An injective function that is neither ascending nor descending

Question

Can anyone please come up with an example of an injective function that is neither ascending nor descending on the interval $[1,3]$?

Answer 1

Define $f(x)=x$ if $x \in [1,2]$ and $f(x)=-x$ if $x \in (2,3]$ .

Answer 2

Bit string expansions are a rich source of counterexamples of this sort.

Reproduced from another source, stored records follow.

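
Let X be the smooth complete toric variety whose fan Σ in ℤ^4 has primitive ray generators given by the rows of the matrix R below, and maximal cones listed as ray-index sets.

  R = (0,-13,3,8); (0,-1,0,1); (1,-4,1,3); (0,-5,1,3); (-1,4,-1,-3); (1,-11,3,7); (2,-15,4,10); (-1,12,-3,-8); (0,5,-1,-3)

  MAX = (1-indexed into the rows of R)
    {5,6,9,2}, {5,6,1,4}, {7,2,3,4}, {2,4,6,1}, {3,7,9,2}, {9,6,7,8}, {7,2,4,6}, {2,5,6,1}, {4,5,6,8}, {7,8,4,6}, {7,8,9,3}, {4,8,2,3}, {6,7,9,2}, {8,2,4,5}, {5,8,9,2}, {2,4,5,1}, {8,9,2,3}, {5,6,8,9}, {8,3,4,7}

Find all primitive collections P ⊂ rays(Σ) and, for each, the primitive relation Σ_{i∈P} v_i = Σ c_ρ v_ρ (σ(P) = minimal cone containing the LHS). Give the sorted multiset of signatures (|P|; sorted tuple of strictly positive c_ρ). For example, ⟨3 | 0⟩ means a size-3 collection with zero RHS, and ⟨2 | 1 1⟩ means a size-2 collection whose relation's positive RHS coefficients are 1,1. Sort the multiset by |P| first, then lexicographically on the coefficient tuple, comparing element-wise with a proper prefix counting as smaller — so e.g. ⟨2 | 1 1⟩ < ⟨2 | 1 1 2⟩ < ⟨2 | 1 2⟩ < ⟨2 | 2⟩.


11 collections generate NE(X_Σ); each relation:

  {3,5}:  v_{3} + v_{5} = 0  →  sig = ⟨2 | 0⟩
  {4,9}:  v_{4} + v_{9} = 0  →  sig = ⟨2 | 0⟩
  {3,6}:  v_{3} + v_{6} = v_{7}  →  sig = ⟨2 | 1⟩
  {5,7}:  v_{5} + v_{7} = v_{6}  →  sig = ⟨2 | 1⟩
  {1,8}:  v_{1} + v_{8} = v_{4} + v_{5}  →  sig = ⟨2 | 1 1⟩
  {1,3}:  v_{1} + v_{3} = v_{2} + v_{4} + v_{6}  →  sig = ⟨2 | 1 1 1⟩
  {1,9}:  v_{1} + v_{9} = v_{2} + v_{5} + v_{6}  →  sig = ⟨2 | 1 1 1⟩
  {1,7}:  v_{1} + v_{7} = v_{2} + v_{4} + 2·v_{6}  →  sig = ⟨2 | 1 1 2⟩
  {2,6,8}:  v_{2} + v_{6} + v_{8} = 0  →  sig = ⟨3 | 0⟩
  {2,7,8}:  v_{2} + v_{7} + v_{8} = v_{3}  →  sig = ⟨3 | 1⟩
  {2,4,5,6}:  v_{2} + v_{4} + v_{5} + v_{6} = v_{1}  →  sig = ⟨4 | 1⟩

Sorted signature multiset PRS(X):
    ⟨2 | 0⟩
    ⟨2 | 0⟩
    ⟨2 | 1⟩
    ⟨2 | 1⟩
    ⟨2 | 1 1⟩
    ⟨2 | 1 1 1⟩
    ⟨2 | 1 1 1⟩
    ⟨2 | 1 1 2⟩
    ⟨3 | 0⟩
    ⟨3 | 1⟩
    ⟨4 | 1⟩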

Let $x=n.b_1b_2\dots$ be the ternary (base-3) expansion of $x$ (not ending in an infinite sequence of $2$s), and define $f(x)=n.\bar b_1\bar b_2\dots$ where $\bar 0=0$, $\bar 1=2$, and $\bar 2=1$. Then $f$ is injective, and it is neither increasing or decreasing on any open interval, because every open interval contains $[n.b_1\dots b_k0,n.b_1\dots b_k2]$ for some $n,b_1,\dots,b_k$, and then $$n.\bar b_1\dots \bar b_k0<n.\bar b_1\dots \bar b_k2>n.\bar b_1\dots \bar b_k1$$ $$f(n.b_1\dots b_k0)<f(n.b_1\dots b_k1)>f(n.b_1\dots b_k2).$$

Thus $f$ is neither increasing or decreasing on this interval.